Por institución, 19 hospitales adscritos a la Secretaría de Salud (Ssa) tienen máximo de ocupación en camas generales; el Instituto Mexicano del Seguro Social (IMSS), 17; el Instituto de Seguridad y Servicios Sociales de los Trabajadores del Estado (ISSSTE), 15; la Secretaría de la Defensa Nacional (Sedena), tres; la Secretaría de Marina (Semar) uno, y servicios médicos privados uno.

A nivel nacional, México cuenta con 28 mil 292 camas generales para atender pacientes con Covid-19, de éstas, 9 mil 382 están ocupadas, mientras que en camas con ventilador hay un total de 10 mil 576 con una disponibilidad de 7 mil 776.

En la última actualización, Chihuahua, Durango, Coahuila, Nuevo León y Aguascalientes reportaron la mayor ocupación en camas generales con 84%, 74%, 68%, 56% y 55% respectivamente. En cuanto a ocupación de camas con ventilación mecánica, Chihuahua lidera con 57%, seguida por Aguascalientes, 55%; Zacatecas y Durango, 46% y Nuevo León, con 45%.

Para las camas con ventilador mecánico, 34 hospitales reportan una ocupación máxima; Nuevo León es el estado con más hospitales saturados en este tipo de camas, con ocho; le siguen Oaxaca, cinco; Chihuahua y Durango, cuatro y Ciudad de México, con tres.

El Sistema de Información de la Red IRAG, de la Ssa, detalla además que 40 hospitales de los 949 que atienden a pacientes Covid tienen llenas sus camas con ventilador en sus UIC.

Los estados con más ocupación de este tipo son: Nuevo León, ocho; Ciudad de México, seis; Durango, cinco, y Chihuahua, tres. En NL se repiten los hospitales saturados en camas con ventilación mecánica.

La Ciudad de México es la segunda entidad con más hospitales saturados en camas de Terapia Intensiva: Instituto Nacional de Enfermedades Respiratorias (INER) Ismael Cosío Villegas; Hospital General José María Morelos y Pavón del ISSSTE; Hospital General Regional 2, Villa Coapa, adscrito al IMSS; 81 Batallón de Infantería de la Sedena; General de Zona 48, San Pedro Xalpa, del IMSS y el General Medio Ajusco de la Ssa.
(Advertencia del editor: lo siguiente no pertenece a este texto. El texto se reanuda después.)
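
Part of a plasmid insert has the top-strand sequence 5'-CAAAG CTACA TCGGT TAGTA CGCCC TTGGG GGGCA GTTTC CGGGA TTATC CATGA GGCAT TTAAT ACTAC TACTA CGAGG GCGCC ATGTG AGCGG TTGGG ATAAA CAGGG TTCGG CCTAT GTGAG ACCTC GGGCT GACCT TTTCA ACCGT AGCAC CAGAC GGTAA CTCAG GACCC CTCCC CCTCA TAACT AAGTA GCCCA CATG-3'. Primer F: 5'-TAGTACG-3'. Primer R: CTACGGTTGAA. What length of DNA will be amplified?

137 bp

Scanning the template, TAGTACG occurs at positions 16–22; this primer anneals to the bottom strand there with its 3' end pointing downstream.
Taking the reverse complement of CTACGGTTGAA gives TTCAACCGTAG, found at positions 142–152 on the template; the primer anneals here to the top strand with its 3' end pointing upstream.
Product length = (reverse-primer end) − (forward-primer start) + 1 = 152 − 16 + 1 = 137 bp.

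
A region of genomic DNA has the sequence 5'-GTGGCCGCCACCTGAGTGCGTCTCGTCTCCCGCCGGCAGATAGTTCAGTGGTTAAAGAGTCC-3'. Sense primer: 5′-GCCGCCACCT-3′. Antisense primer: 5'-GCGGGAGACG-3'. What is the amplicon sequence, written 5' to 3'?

5'-GCCGCCACCTGAGTGCGTCTCGTCTCCCGC-3'

Scanning the template, GCCGCCACCT occurs at positions 4–13; this primer anneals to the bottom strand there with its 3' end pointing downstream.
The reverse primer's reverse complement is CGTCTCCCGC, which matches the template at positions 24–33.
The product is the template from position 4 through 33 (30 bp).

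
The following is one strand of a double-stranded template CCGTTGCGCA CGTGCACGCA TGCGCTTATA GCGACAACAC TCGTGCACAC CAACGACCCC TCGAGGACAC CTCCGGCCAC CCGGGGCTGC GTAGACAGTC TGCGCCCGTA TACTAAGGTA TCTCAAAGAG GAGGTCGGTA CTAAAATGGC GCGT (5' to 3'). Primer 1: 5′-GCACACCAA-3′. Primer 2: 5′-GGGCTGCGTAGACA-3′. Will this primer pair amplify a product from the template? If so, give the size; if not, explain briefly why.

Primer 1 (GCACACCAA) matches the top strand at positions 45–53 (3' end points downstream).
Primer 2 (GGGCTGCGTAGACA) also matches the top strand directly, at positions 84–97 — its reverse complement TGTCTACGCAGCCC is not present.
Both primers anneal to the bottom strand with 3' ends pointing the same way, so neither can prime synthesis back toward the other.

No product — both primers anneal to the same strand and extend in the same direction.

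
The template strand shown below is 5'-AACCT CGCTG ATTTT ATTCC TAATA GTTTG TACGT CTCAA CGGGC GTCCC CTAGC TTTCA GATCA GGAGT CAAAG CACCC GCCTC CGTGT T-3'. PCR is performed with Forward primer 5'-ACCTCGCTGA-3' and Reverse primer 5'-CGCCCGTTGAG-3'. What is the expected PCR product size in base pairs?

Forward primer ACCTCGCTGA is found on the top strand at positions 2–11.
Taking the reverse complement of CGCCCGTTGAG gives CTCAACGGGCG, found at positions 36–46 on the template; the primer anneals here to the top strand with its 3' end pointing upstream.
The product runs from position 2 to position 46, so its length is 46 − 2 + 1 = 45 bp.

45 bp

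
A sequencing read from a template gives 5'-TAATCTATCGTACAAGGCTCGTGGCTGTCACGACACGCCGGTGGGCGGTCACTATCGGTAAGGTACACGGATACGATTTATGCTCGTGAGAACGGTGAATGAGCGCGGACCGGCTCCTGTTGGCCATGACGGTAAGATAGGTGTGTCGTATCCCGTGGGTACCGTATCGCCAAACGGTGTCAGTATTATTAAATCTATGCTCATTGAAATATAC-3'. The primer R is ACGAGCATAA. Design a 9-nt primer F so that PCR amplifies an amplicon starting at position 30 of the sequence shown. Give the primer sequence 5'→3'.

The reverse primer's reverse complement TTATGCTCGT matches the template at positions 78–87; the product starts at position 30.
The forward primer is identical to the top strand over positions 30–38: ACGACACGC.

5'-ACGACACGC-3'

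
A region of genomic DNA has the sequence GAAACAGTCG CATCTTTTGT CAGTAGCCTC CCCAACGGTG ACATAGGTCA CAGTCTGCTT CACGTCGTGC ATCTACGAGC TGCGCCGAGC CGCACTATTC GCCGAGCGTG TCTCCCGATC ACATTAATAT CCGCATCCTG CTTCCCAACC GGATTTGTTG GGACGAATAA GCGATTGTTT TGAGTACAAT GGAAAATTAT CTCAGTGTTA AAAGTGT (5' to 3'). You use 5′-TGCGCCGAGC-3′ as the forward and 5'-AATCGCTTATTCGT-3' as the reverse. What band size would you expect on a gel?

96 bp

Scanning the template, TGCGCCGAGC occurs at positions 81–90; this primer anneals to the bottom strand there with its 3' end pointing downstream.
The reverse primer's reverse complement is ACGAATAAGCGATT, which matches the template at positions 163–176.
Product length = (reverse-primer end) − (forward-primer start) + 1 = 176 − 81 + 1 = 96 bp.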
Malaquías López, profesor de Salud Pública de la Facultad de Medicina de la UNAM, consideró lógico que se presente esta saturación debido a que se abrieron demasiadas actividades, se perdieron las acciones sanitarias de distanciamiento social y nunca se adoptó el uso permanente de cubrebocas: “Está pasando lo que tenía que pasar”, afirmó.

Advirtió que se corre el riesgo de que se extienda este escenario porque en México no se ha establecido una política real para controlar los riesgos.

Alejandro Macías, excomisionado para la atención de la influenza en 2009 e integrante de la Comisión Universitaria para la atención del coronavirus, dijo que es de esperarse que con la llegada del frío haya una reactivación de virus y mayor presión sobre los hospitales y servicios de terapia respiratoria.